Cryptandra congesta
- Conservation status: Priority Four — Rare Taxa (DEC)

Scientific classification
- Kingdom: Plantae
- Clade: Tracheophytes
- Clade: Angiosperms
- Clade: Eudicots
- Clade: Rosids
- Order: Rosales
- Family: Rhamnaceae
- Genus: Cryptandra
- Species: C. congesta
- Binomial name: Cryptandra congesta Rye

= Cryptandra congesta =

- Genus: Cryptandra
- Species: congesta
- Authority: Rye
- Conservation status: P4

Species of flowering plant

Cryptandra congesta is a flowering plant in the family Rhamnaceae and is endemic to a restricted area of the south-west of Western Australia. It is a low, spreading shrub with narrowly egg-shaped or narrowly oblong leaves and clusters of white, tube-shaped flowers.

==Description==
Cryptandra congesta is a spreading shrub that typically grows to a height of 10–30 cm, its young stems covered with simple hairs. The leaves are narrowly egg-shaped to narrowly elliptic, 2.0–3.3 mm long and 0.6-0.9 mm wide, on a petiole 0.5-0.7 mm long. The upper surface of the leaves is glabrous and there are minute teeth on the edges, especially near the tips. The flowers are borne in groups of 5 to 12 on the ends of short side-shoots in head-like groups 5.0–8.5 mm wide. The floral tube is 1.3–1.7 mm long and joined at the base for 0.4-0.5 mm. The sepals are 0.8–1.8 mm long and densely hairy near the tip, but otherwise glabrous. Flowering occurs from April to October.

==Taxonomy and naming==
Cryptandra congesta was first formally described in 1995 by Barbara Lynette Rye and the description was published in the journal Nuytsia. The specific epithet (congesta ) means "crowded", referring to the flowers.

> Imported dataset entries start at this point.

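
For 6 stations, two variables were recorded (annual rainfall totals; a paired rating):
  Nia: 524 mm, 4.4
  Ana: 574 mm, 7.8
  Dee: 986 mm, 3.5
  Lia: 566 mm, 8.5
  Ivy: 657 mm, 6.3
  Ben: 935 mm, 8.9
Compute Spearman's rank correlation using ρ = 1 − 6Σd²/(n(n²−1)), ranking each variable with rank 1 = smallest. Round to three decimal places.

Ranks of variable 1: 1, 3, 6, 2, 4, 5
Ranks of variable 2: 2, 4, 1, 5, 3, 6
d = r₁ − r₂: -1, -1, 5, -3, 1, -1
d²: 1, 1, 25, 9, 1, 1; Σd² = 38
ρ = 1 − 6·38/(6·35) = 1 − 228/210 = -0.086

-0.086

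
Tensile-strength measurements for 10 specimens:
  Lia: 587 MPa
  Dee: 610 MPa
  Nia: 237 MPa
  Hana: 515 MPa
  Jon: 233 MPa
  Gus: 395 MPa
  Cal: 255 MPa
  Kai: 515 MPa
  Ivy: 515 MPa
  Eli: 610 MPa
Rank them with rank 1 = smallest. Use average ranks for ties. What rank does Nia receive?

Sorted (ascending): 233, 237, 255, 395, 515, 515, 515, 587, 610, 610
The 3 values of 515 occupy positions 5–7 → average rank 6.
The 2 values of 610 occupy positions 9–10 → average rank (9+10)/2 = 9.5.
Nia has value 237 MPa → rank 2.

2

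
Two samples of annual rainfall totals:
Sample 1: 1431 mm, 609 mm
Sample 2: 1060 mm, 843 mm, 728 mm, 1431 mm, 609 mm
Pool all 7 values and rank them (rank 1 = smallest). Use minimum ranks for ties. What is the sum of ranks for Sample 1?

Sorted (ascending): 609, 609, 728, 843, 1060, 1431, 1431
The 2 values of 609 occupy positions 1–2 → each gets rank 1.
The 2 values of 1431 occupy positions 6–7 → each gets rank 6.
Sample 1 values → pooled ranks: 1431→6, 609→1
Rank sum = 6 + 1 = 7

7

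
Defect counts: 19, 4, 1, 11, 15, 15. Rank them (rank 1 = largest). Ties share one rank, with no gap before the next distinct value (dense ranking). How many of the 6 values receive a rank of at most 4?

5

Sorted (descending): 19, 15, 15, 11, 4, 1
The 2 values of 15 share dense rank 2.
Remaining distinct values take the next consecutive integers.
Ranks ≤ 4: {1, 2, 2, 3, 4} → 5 values.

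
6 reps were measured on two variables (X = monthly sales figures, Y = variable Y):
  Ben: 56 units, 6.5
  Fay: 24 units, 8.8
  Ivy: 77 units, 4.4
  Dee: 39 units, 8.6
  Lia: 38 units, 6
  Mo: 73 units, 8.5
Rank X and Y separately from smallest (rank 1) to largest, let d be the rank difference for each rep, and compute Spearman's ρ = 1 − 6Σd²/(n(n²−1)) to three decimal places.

-0.600

Ranks of variable 1: 4, 1, 6, 3, 2, 5
Ranks of variable 2: 3, 6, 1, 5, 2, 4
d = r₁ − r₂: 1, -5, 5, -2, 0, 1
d²: 1, 25, 25, 4, 0, 1; Σd² = 56
ρ = 1 − 6·56/(6·35) = 1 − 336/210 = -0.600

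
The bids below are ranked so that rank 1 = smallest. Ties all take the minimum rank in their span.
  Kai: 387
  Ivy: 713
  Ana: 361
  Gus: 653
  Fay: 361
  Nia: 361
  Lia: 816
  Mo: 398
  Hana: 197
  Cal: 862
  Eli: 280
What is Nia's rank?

Sorted (ascending): 197, 280, 361, 361, 361, 387, 398, 653, 713, 816, 862
The 3 values of 361 occupy positions 3–5 → each gets rank 3.
Nia has value 361 → rank 3.

3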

==Distribution and habitat==
This cryptandra grows on granite, but is only known from a small area north of Denmark in the Jarrah Forest bioregion of south-western Western Australia.

==Conservation status==
This cryptandra is listed as "Priority Four" by the Government of Western Australia Department of Biodiversity, Conservation and Attractions, meaning that it is rare or near threatened.